In the spring of 1769, William Goddard launched an advertising campaign intended to garner subscriptions for the Pennsylvania Chronicle from throughout the colonies. In outlining its contents, Goddard described a weekly publication that prospective subscribers may have considered as much a magazine as a newspaper. He proclaimed, “Several Gentlemen of great learning and ingenuity, in this and the neighbouring provinces, have promised to lend their assistance, so that there may not be wanting dome original productions, which may exhibit agreeable specimens of American humour and genius.” That being the case, Goddard did not produce a local or regional newspaper that merely delivered news reprinted from one newspaper to another, but instead a “Repository of ingenious and valuable literature, in prose and verse.” Goddard intended for subscribers to preserve their copies of the Pennsylvania Chronicle, pledging to distribute a title page, index, and two copperplate engravings (one for use as a frontispiece) to be bound together with the several issues each year. Such plans paralleled those distributed by magazine publishers in eighteenth-century America.

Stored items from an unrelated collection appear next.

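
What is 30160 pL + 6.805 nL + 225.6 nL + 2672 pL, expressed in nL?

265.237 nL

In nL:
  30160 pL = 30160 × 10^-3 nL = 30.16
  6.805 nL → 6.805
  225.6 nL → 225.6
  2672 pL = 2672 × 10^-3 nL = 2.672
Sum: 30.16 + 6.805 + 225.6 + 2.672 = 265.237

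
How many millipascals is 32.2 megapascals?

32200000000 millipascals

mega = 10⁶, milli = 10⁻³; factor is 10⁹.
32.2 × 10⁹ = 32200000000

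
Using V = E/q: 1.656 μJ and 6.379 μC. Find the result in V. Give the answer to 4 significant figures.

(1.656e-6) / (6.379e-6) = 0.259602 V

0.2596 V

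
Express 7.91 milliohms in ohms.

0.00791 ohms

milli = 10⁻³, (no prefix) = 10⁰; factor is 10⁻³.
7.91 × 10⁻³ = 0.00791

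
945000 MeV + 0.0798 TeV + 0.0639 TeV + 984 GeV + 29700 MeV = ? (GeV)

2102.4 GeV

In GeV:
  945000 MeV = 945000 × 10⁻³ GeV = 945
  0.0798 TeV = 0.0798 × 10³ GeV = 79.8
  0.0639 TeV = 0.0639 × 10³ GeV = 63.9
  984 GeV → 984
  29700 MeV = 29700 × 10⁻³ GeV = 29.7
Sum: 945 + 79.8 + 63.9 + 984 + 29.7 = 2102.4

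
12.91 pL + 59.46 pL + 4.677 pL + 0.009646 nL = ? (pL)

In pL:
  12.91 pL → 12.91
  59.46 pL → 59.46
  4.677 pL → 4.677
  0.009646 nL = 0.009646 × 10³ pL = 9.646
Sum: 12.91 + 59.46 + 4.677 + 9.646 = 86.693

86.693 pL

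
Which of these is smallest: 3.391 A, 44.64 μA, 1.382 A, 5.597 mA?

44.64 μA

3.391 A = 3.391 A
44.64 μA = 0.00004464 A
1.382 A = 1.382 A
5.597 mA = 0.005597 A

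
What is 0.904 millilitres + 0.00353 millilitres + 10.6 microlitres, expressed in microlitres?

In microlitres:
  0.904 millilitres = 0.904 × 10^3 microlitres = 904
  0.00353 millilitres = 0.00353 × 10^3 microlitres = 3.53
  10.6 microlitres → 10.6
Sum: 904 + 3.53 + 10.6 = 918.13

918.13 microlitres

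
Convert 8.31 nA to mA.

nano = 1e-9, milli = 1e-3; factor is 1e-6.
8.31 × 1e-6 = 0.00000831

0.00000831 mA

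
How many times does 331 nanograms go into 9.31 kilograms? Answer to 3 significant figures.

(9.31e3) / (331e-9) = 0.02813e12

28100000000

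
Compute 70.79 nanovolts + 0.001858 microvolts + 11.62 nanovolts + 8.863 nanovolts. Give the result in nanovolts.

In nanovolts:
  70.79 nanovolts → 70.79
  0.001858 microvolts = 0.001858 × 10³ nanovolts = 1.858
  11.62 nanovolts → 11.62
  8.863 nanovolts → 8.863
Sum: 70.79 + 1.858 + 11.62 + 8.863 = 93.131

93.131 nanovolts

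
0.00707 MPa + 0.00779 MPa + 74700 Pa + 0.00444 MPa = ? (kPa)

94 kPa

In kPa:
  0.00707 MPa = 0.00707e3 kPa = 7.07
  0.00779 MPa = 0.00779e3 kPa = 7.79
  74700 Pa = 74700e-3 kPa = 74.7
  0.00444 MPa = 0.00444e3 kPa = 4.44
Sum: 7.07 + 7.79 + 74.7 + 4.44 = 94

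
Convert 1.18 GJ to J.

giga = 1e9, (no prefix) = 1e0; factor is 1e9.
1.18 × 1e9 = 1180000000

1180000000 J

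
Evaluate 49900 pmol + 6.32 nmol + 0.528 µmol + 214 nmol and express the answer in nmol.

In nmol:
  49900 pmol = 49900 × 10^-3 nmol = 49.9
  6.32 nmol → 6.32
  0.528 µmol = 0.528 × 10^3 nmol = 528
  214 nmol → 214
Sum: 49.9 + 6.32 + 528 + 214 = 798.22

798.22 nmol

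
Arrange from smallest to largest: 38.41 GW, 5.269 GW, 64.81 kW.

64.81 kW < 5.269 GW < 38.41 GW

38.41 GW = 38410000000 W
5.269 GW = 5269000000 W
64.81 kW = 64810 W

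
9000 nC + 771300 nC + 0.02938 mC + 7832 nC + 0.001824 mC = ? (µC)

819.336 µC

In µC:
  9000 nC = 9000e-3 µC = 9
  771300 nC = 771300e-3 µC = 771.3
  0.02938 mC = 0.02938e3 µC = 29.38
  7832 nC = 7832e-3 µC = 7.832
  0.001824 mC = 0.001824e3 µC = 1.824
Sum: 9 + 771.3 + 29.38 + 7.832 + 1.824 = 819.336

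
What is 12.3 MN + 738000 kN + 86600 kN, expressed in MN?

In MN:
  12.3 MN → 12.3
  738000 kN = 738000e-3 MN = 738
  86600 kN = 86600e-3 MN = 86.6
Sum: 12.3 + 738 + 86.6 = 836.9

836.9 MN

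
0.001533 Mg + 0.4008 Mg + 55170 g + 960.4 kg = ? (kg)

In kg:
  0.001533 Mg = 0.001533e3 kg = 1.533
  0.4008 Mg = 0.4008e3 kg = 400.8
  55170 g = 55170e-3 kg = 55.17
  960.4 kg → 960.4
Sum: 1.533 + 400.8 + 55.17 + 960.4 = 1417.903

1417.903 kg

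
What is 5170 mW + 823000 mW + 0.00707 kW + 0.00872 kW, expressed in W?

In W:
  5170 mW = 5170 × 10^-3 W = 5.17
  823000 mW = 823000 × 10^-3 W = 823
  0.00707 kW = 0.00707 × 10^3 W = 7.07
  0.00872 kW = 0.00872 × 10^3 W = 8.72
Sum: 5.17 + 823 + 7.07 + 8.72 = 843.96

843.96 W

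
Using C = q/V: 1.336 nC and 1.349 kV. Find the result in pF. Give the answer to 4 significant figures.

(1.336e-9) / (1.349e3) = 0.990363e-12 F

0.9904 pF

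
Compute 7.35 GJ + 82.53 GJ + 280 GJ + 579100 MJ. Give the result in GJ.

948.98 GJ

In GJ:
  7.35 GJ → 7.35
  82.53 GJ → 82.53
  280 GJ → 280
  579100 MJ = 579100 × 10⁻³ GJ = 579.1
Sum: 7.35 + 82.53 + 280 + 579.1 = 948.98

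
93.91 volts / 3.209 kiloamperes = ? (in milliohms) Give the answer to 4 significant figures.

(93.91) / (3.209e3) = 29.2646e-3 Ω

29.26 milliohms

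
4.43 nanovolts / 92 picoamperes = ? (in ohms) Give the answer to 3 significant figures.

(4.43e-9) / (92e-12) = 0.048152e3 Ω

48.2 ohms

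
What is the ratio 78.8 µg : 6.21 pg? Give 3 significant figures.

(78.8 × 10^-6) / (6.21 × 10^-12) = 12.69 × 10^6

12700000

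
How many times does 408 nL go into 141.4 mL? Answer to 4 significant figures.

(141.4e-3) / (408e-9) = 0.34657e6

346600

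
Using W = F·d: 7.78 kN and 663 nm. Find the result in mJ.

7.78 × 10³ × 663 × 10⁻⁹ = 5158.14 × 10⁻⁶ J

5.15814 mJ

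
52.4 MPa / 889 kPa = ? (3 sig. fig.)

(52.4 × 10^6) / (889 × 10^3) = 0.05894 × 10^3

58.9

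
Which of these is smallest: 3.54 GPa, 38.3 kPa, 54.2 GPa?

3.54 GPa = 3540000000 Pa
38.3 kPa = 38300 Pa
54.2 GPa = 54200000000 Pa

38.3 kPa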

Goddard’s “PROPOSALS FOR CONTINUING AND IMPROVING The PENNSYLVANIA CHRONICLE” radiated out from Philadelphia. They first found their way into newspapers published in New York and then others published in New England. Eventually they appeared in newspapers published in southern colonies. Dated “May 1, 1769,” Goddard’s “PROPOSALS” did not run in the Georgia Gazette, the newspaper most distant from Philadelphia, until July 19, eleven weeks later. Goddard envisioned what Benedict Anderson termed an imagined community of readers. Although dispersed geographically, readers formed a sense of community and common interests through exposure to the same information via print culture. Colonial newspapers served this purpose as printers established networks for exchanging their publications and liberally reprinting news and other content from one to another. Goddard presented an even more cohesive variation: subscribers throughout the colonies reading the same information in a single publication and feeling a sense of community because they knew that other subscribers in faraway places read the same news and literature contained in the Pennsylvania Chronicle, rather than whichever snippets from other publications an editor happened to choose to reprint for local and regional consumption.

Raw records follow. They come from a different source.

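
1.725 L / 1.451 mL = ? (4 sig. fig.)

1189

(1.725) / (1.451 × 10^-3) = 1.1888 × 10^3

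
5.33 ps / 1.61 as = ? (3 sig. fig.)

(5.33 × 10^-12) / (1.61 × 10^-18) = 3.311 × 10^6

3310000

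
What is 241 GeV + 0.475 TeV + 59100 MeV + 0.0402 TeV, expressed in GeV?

815.3 GeV

In GeV:
  241 GeV → 241
  0.475 TeV = 0.475e3 GeV = 475
  59100 MeV = 59100e-3 GeV = 59.1
  0.0402 TeV = 0.0402e3 GeV = 40.2
Sum: 241 + 475 + 59.1 + 40.2 = 815.3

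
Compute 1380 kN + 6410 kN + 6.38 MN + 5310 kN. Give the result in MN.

In MN:
  1380 kN = 1380 × 10^-3 MN = 1.38
  6410 kN = 6410 × 10^-3 MN = 6.41
  6.38 MN → 6.38
  5310 kN = 5310 × 10^-3 MN = 5.31
Sum: 1.38 + 6.41 + 6.38 + 5.31 = 19.48

19.48 MN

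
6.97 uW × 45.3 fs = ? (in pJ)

6.97e-6 × 45.3e-15 = 315.741e-21 J

0.000000315741 pJ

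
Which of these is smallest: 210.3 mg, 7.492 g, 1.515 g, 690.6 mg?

210.3 mg = 0.2103 g
7.492 g = 7.492 g
1.515 g = 1.515 g
690.6 mg = 0.6906 g

210.3 mg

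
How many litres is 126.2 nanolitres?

0.0000001262 litres

nano = 10⁻⁹, (no prefix) = 10⁰; factor is 10⁻⁹.
126.2 × 10⁻⁹ = 0.0000001262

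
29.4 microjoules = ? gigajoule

micro = 10^-6, giga = 10^9; factor is 10^-15.
29.4 × 10^-15 = 0.0000000000000294

0.0000000000000294 gigajoules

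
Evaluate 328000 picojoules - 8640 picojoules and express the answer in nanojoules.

319.36 nanojoules

In nanojoules:
  328000 picojoules = 328000 × 10⁻³ nanojoules = 328
  8640 picojoules = 8640 × 10⁻³ nanojoules = 8.64
Difference: 328 - 8.64 = 319.36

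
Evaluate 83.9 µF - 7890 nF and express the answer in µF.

76.01 µF

In µF:
  83.9 µF → 83.9
  7890 nF = 7890 × 10⁻³ µF = 7.89
Difference: 83.9 - 7.89 = 76.01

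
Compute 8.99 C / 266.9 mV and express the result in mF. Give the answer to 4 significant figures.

33680 mF

(8.99) / (266.9 × 10⁻³) = 0.033683 × 10³ F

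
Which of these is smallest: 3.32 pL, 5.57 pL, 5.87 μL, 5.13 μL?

3.32 pL = 0.00000000000332 L
5.57 pL = 0.00000000000557 L
5.87 μL = 0.00000587 L
5.13 μL = 0.00000513 L

3.32 pL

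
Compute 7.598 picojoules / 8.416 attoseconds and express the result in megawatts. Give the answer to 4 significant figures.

(7.598e-12) / (8.416e-18) = 0.902804e6 W

0.9028 megawatts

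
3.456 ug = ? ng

3456 ng

micro = 1e-6, nano = 1e-9; factor is 1e3.
3.456 × 1e3 = 3456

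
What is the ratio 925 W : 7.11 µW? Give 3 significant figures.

(925) / (7.11 × 10⁻⁶) = 130.1 × 10⁶

130000000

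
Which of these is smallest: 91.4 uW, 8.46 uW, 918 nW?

91.4 uW = 0.0000914 W
8.46 uW = 0.00000846 W
918 nW = 0.000000918 W

918 nW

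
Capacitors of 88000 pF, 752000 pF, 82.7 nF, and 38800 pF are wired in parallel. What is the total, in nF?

961.5 nF

In nF:
  88000 pF = 88000e-3 nF = 88
  752000 pF = 752000e-3 nF = 752
  82.7 nF → 82.7
  38800 pF = 38800e-3 nF = 38.8
Sum: 88 + 752 + 82.7 + 38.8 = 961.5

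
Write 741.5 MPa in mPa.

mega = 1e6, milli = 1e-3; factor is 1e9.
741.5 × 1e9 = 741500000000

741500000000 mPa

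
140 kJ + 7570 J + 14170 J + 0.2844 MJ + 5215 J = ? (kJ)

In kJ:
  140 kJ → 140
  7570 J = 7570 × 10⁻³ kJ = 7.57
  14170 J = 14170 × 10⁻³ kJ = 14.17
  0.2844 MJ = 0.2844 × 10³ kJ = 284.4
  5215 J = 5215 × 10⁻³ kJ = 5.215
Sum: 140 + 7.57 + 14.17 + 284.4 + 5.215 = 451.355

451.355 kJ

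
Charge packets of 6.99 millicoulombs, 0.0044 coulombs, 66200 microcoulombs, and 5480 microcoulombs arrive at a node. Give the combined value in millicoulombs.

83.07 millicoulombs

In millicoulombs:
  6.99 millicoulombs → 6.99
  0.0044 coulombs = 0.0044 × 10³ millicoulombs = 4.4
  66200 microcoulombs = 66200 × 10⁻³ millicoulombs = 66.2
  5480 microcoulombs = 5480 × 10⁻³ millicoulombs = 5.48
Sum: 6.99 + 4.4 + 66.2 + 5.48 = 83.07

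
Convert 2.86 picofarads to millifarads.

pico = 1e-12, milli = 1e-3; factor is 1e-9.
2.86 × 1e-9 = 0.00000000286

0.00000000286 millifarads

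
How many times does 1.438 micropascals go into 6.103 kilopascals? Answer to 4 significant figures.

4244000000

(6.103e3) / (1.438e-6) = 4.2441e9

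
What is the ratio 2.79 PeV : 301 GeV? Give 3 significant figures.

(2.79 × 10^15) / (301 × 10^9) = 0.009269 × 10^6

9270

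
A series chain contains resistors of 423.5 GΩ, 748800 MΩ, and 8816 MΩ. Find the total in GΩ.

1181.116 GΩ

In GΩ:
  423.5 GΩ → 423.5
  748800 MΩ = 748800 × 10⁻³ GΩ = 748.8
  8816 MΩ = 8816 × 10⁻³ GΩ = 8.816
Sum: 423.5 + 748.8 + 8.816 = 1181.116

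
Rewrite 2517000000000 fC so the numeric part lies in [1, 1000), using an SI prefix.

= 2.517 × 10⁻³ C; 10⁻³ is milli.

2.517 mC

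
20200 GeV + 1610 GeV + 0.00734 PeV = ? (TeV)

In TeV:
  20200 GeV = 20200 × 10⁻³ TeV = 20.2
  1610 GeV = 1610 × 10⁻³ TeV = 1.61
  0.00734 PeV = 0.00734 × 10³ TeV = 7.34
Sum: 20.2 + 1.61 + 7.34 = 29.15

29.15 TeV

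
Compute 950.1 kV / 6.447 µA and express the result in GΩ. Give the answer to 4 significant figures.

(950.1 × 10^3) / (6.447 × 10^-6) = 147.371 × 10^9 Ω

147.4 GΩ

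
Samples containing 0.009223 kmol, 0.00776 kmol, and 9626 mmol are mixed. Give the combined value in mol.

26.609 mol

In mol:
  0.009223 kmol = 0.009223e3 mol = 9.223
  0.00776 kmol = 0.00776e3 mol = 7.76
  9626 mmol = 9626e-3 mol = 9.626
Sum: 9.223 + 7.76 + 9.626 = 26.609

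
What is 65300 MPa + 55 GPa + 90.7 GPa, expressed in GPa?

In GPa:
  65300 MPa = 65300 × 10⁻³ GPa = 65.3
  55 GPa → 55
  90.7 GPa → 90.7
Sum: 65.3 + 55 + 90.7 = 211

211 GPa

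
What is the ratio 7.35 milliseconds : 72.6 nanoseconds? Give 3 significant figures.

(7.35e-3) / (72.6e-9) = 0.1012e6

101000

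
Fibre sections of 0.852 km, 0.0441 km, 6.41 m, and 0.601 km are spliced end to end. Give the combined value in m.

1503.51 m

In m:
  0.852 km = 0.852 × 10^3 m = 852
  0.0441 km = 0.0441 × 10^3 m = 44.1
  6.41 m → 6.41
  0.601 km = 0.601 × 10^3 m = 601
Sum: 852 + 44.1 + 6.41 + 601 = 1503.51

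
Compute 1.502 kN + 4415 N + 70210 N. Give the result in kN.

76.127 kN

In kN:
  1.502 kN → 1.502
  4415 N = 4415 × 10^-3 kN = 4.415
  70210 N = 70210 × 10^-3 kN = 70.21
Sum: 1.502 + 4.415 + 70.21 = 76.127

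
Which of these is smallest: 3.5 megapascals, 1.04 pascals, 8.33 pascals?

3.5 megapascals = 3500000 pascals
1.04 pascals = 1.04 pascals
8.33 pascals = 8.33 pascals

1.04 pascals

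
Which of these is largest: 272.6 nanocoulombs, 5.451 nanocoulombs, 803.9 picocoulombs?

272.6 nanocoulombs

272.6 nanocoulombs = 0.0000002726 coulombs
5.451 nanocoulombs = 0.000000005451 coulombs
803.9 picocoulombs = 0.0000000008039 coulombs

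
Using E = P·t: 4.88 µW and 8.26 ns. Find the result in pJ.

0.0403088 pJ

4.88 × 10^-6 × 8.26 × 10^-9 = 40.3088 × 10^-15 J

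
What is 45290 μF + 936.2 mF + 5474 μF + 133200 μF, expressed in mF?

1120.164 mF

In mF:
  45290 μF = 45290 × 10⁻³ mF = 45.29
  936.2 mF → 936.2
  5474 μF = 5474 × 10⁻³ mF = 5.474
  133200 μF = 133200 × 10⁻³ mF = 133.2
Sum: 45.29 + 936.2 + 5.474 + 133.2 = 1120.164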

Creating an imagined community depended in part on establishing a sense of simultaneity, that readers were encountering the same content at the same time. Communication and transportation technologies in the eighteenth century made true simultaneity impossible, as seen in the lag between Goddard composing his “PROPOSALS” on May 1 and their eventual publication in the Georgia Gazette on July 19. Yet readers could experience a perceived simultaneity from knowing that they read the same publication as subscribers in other colonies. Reprinting items from one newspaper to another already contributed to this, but the widespread distribution of a single publication made that perceived simultaneity much more palpable and certain. Readers encountered Goddard’s “PROPOSALS” in several newspapers published in cities and towns throughout the colonies, but they could experience the same contents, pitched as political and cultural and distinctively American, in the pages of the publication that Goddard made such great effort to distribute as widely as possible.